Except my mother, who lived for the last half of her life with a significant hearing loss. What was her silence like? Was it quieter than mine? And why didn’t I ever ask her this question?


The sound of the furnace in my childhood home, revisited this winter as I slept on the couch beside my mother. The familiar cadence as the motor kicked in and buzzed and vibrated the walls, a noisy old engine heating the tired old house that protects my memories. Another memory marked by sound: that of an iron releasing steam as it is set upright, the rhythm and moan of my mother’s ironing. All these sound-ful memories to do with my mother. Is this natural, because she’s gone? Or is much of memory to do with the maternal?

Which makes me wonder what will be the sound of the memories I leave to my daughters? Will it be the sound of my chaos?

5 Responses to “The Sound of Chaos”

  • Delphine Says:

    MDTaz, I love you

  • Tall Dude in Chicago Says:

    Truly amazing the sounds that we never pay attention to because they’re in the background that define the space. It’s like the tree in the neighborhood you never notice until it’s cut down, and you wonder how long it’s been gone. If I close my eyes, I can hear the furnace of my parents house, the creak of the third stair, the sound of the door to the basement closing, the sound of my father’s snow-blower. This is the sonorous oxygen in which we’ve lived, but never brought up to consciousness. Until now. Thanks for that!

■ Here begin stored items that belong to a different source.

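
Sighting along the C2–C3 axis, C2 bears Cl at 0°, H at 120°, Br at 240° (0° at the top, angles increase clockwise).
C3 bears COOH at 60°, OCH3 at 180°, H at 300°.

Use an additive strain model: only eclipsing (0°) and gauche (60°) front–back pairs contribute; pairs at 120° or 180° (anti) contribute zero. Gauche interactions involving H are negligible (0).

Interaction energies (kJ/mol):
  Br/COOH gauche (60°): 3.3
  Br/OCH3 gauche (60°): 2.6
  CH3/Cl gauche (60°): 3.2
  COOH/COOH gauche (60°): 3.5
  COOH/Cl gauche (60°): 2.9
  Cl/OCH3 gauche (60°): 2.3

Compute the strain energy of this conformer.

5.5 kJ/mol

This conformer (staggered): Cl(0°)/COOH(60°) gauche 2.9; Br(240°)/OCH3(180°) gauche 2.6 → 5.5 kJ/mol.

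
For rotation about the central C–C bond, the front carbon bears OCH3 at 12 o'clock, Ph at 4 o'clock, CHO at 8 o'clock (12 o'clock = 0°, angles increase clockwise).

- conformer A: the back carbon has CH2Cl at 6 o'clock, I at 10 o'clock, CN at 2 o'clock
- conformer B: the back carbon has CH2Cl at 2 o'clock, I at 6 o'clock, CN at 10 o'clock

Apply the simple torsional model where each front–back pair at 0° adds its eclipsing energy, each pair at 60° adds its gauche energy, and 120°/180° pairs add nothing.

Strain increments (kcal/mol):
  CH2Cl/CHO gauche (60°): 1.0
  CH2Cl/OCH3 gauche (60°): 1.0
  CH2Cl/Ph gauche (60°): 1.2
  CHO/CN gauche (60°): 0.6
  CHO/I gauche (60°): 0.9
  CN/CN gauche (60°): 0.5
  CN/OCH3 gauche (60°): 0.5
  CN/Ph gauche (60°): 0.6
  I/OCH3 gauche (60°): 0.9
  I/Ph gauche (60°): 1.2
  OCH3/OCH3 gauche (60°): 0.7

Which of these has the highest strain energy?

B

A (staggered): OCH3(0°)/I(300°) gauche 0.9; OCH3(0°)/CN(60°) gauche 0.5; Ph(120°)/CH2Cl(180°) gauche 1.2; Ph(120°)/CN(60°) gauche 0.6; CHO(240°)/CH2Cl(180°) gauche 1.0; CHO(240°)/I(300°) gauche 0.9 → 5.1 kcal/mol.
B (staggered): OCH3(0°)/CH2Cl(60°) gauche 1.0; OCH3(0°)/CN(300°) gauche 0.5; Ph(120°)/CH2Cl(60°) gauche 1.2; Ph(120°)/I(180°) gauche 1.2; CHO(240°)/I(180°) gauche 0.9; CHO(240°)/CN(300°) gauche 0.6 → 5.4 kcal/mol.
B has the highest total (5.4 kcal/mol).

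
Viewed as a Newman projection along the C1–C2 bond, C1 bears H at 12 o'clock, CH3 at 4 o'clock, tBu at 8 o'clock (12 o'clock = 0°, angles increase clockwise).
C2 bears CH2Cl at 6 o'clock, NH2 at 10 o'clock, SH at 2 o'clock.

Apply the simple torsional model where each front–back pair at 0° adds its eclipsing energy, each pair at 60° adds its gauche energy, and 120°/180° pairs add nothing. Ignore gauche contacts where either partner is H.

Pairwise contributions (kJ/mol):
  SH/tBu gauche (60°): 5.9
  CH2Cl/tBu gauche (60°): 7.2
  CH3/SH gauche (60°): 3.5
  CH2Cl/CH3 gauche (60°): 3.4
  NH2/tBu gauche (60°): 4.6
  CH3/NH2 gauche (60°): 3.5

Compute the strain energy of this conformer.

This conformer (staggered): CH3(120°)/CH2Cl(180°) gauche 3.4; CH3(120°)/SH(60°) gauche 3.5; tBu(240°)/CH2Cl(180°) gauche 7.2; tBu(240°)/NH2(300°) gauche 4.6 → 18.7 kJ/mol.

18.7 kJ/mol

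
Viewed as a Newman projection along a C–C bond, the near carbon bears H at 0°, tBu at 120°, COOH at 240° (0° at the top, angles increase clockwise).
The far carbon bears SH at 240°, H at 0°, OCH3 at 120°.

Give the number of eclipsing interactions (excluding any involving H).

2

Non-H eclipsing pairs: tBu(120°)/OCH3(120°); COOH(240°)/SH(240°) — 2 interactions.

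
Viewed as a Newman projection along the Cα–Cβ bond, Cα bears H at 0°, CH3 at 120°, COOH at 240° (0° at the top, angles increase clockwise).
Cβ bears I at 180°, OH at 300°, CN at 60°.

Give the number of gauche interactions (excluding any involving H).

4

Non-H gauche pairs: CH3(120°)/I(180°); CH3(120°)/CN(60°); COOH(240°)/I(180°); COOH(240°)/OH(300°) — 4 interactions.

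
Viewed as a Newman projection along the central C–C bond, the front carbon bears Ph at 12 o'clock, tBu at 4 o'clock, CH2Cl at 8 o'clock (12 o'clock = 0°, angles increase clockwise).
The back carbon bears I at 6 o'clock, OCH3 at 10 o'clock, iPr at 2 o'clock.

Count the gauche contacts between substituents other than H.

Non-H gauche pairs: Ph(0°)/OCH3(300°); Ph(0°)/iPr(60°); tBu(120°)/I(180°); tBu(120°)/iPr(60°); CH2Cl(240°)/I(180°); CH2Cl(240°)/OCH3(300°) — 6 interactions.

6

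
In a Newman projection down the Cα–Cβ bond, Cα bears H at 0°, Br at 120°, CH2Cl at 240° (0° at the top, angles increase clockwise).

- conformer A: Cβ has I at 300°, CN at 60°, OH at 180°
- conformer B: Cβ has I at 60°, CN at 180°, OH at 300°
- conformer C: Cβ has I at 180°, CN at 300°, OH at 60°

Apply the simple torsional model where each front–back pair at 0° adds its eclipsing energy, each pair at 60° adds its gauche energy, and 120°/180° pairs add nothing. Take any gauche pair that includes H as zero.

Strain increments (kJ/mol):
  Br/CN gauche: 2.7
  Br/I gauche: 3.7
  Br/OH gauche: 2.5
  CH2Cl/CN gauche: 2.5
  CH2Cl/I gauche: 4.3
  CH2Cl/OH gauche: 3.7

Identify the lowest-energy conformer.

A is staggered. Br at 120° is gauche with CN at 60° (2.7); Br at 120° is gauche with OH at 180° (2.5); CH2Cl at 240° is gauche with I at 300° (4.3); CH2Cl at 240° is gauche with OH at 180° (3.7). Total 13.2 kJ/mol.
B is staggered. Br at 120° is gauche with I at 60° (3.7); Br at 120° is gauche with CN at 180° (2.7); CH2Cl at 240° is gauche with CN at 180° (2.5); CH2Cl at 240° is gauche with OH at 300° (3.7). Total 12.6 kJ/mol.
C is staggered. Br at 120° is gauche with I at 180° (3.7); Br at 120° is gauche with OH at 60° (2.5); CH2Cl at 240° is gauche with I at 180° (4.3); CH2Cl at 240° is gauche with CN at 300° (2.5). Total 13.0 kJ/mol.
B has the lowest total (12.6 kJ/mol).

B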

    Meanwhile, I’m still freaked by the concept of being without my watch and rings for several days!! (Just breathe, Tall Dude, just breathe)

  • Maëlle Says:

    Surely your lovely daughters will remember the sound of LIFE, with its many different rhythms, sometimes slow and peaceful, sometimes quick and hectic… This is YOUR beat, this is what makes you who you are.
    Love, M

  • Fabrizio Says:

    I love these words. Thanks to appreciate our little journey through the “sounds”. I would love to share better with you my thoughts and my love for “written words”. But unfortunately I could do that just in Italian. Talk soon.

  • Pamela Says:

    My first memory of being alone with my son is of him reaching for my hair and patting it. Even at 12 when he is sick or tired he still does this. He says it comforts him. I noticed last night in the car ride home when he reached up I let out a long breathe and I could feel myself destress. I hope when I am gone Jack’s sound memory is that breath out I take knowing I am receiving as much comfort as I am giving.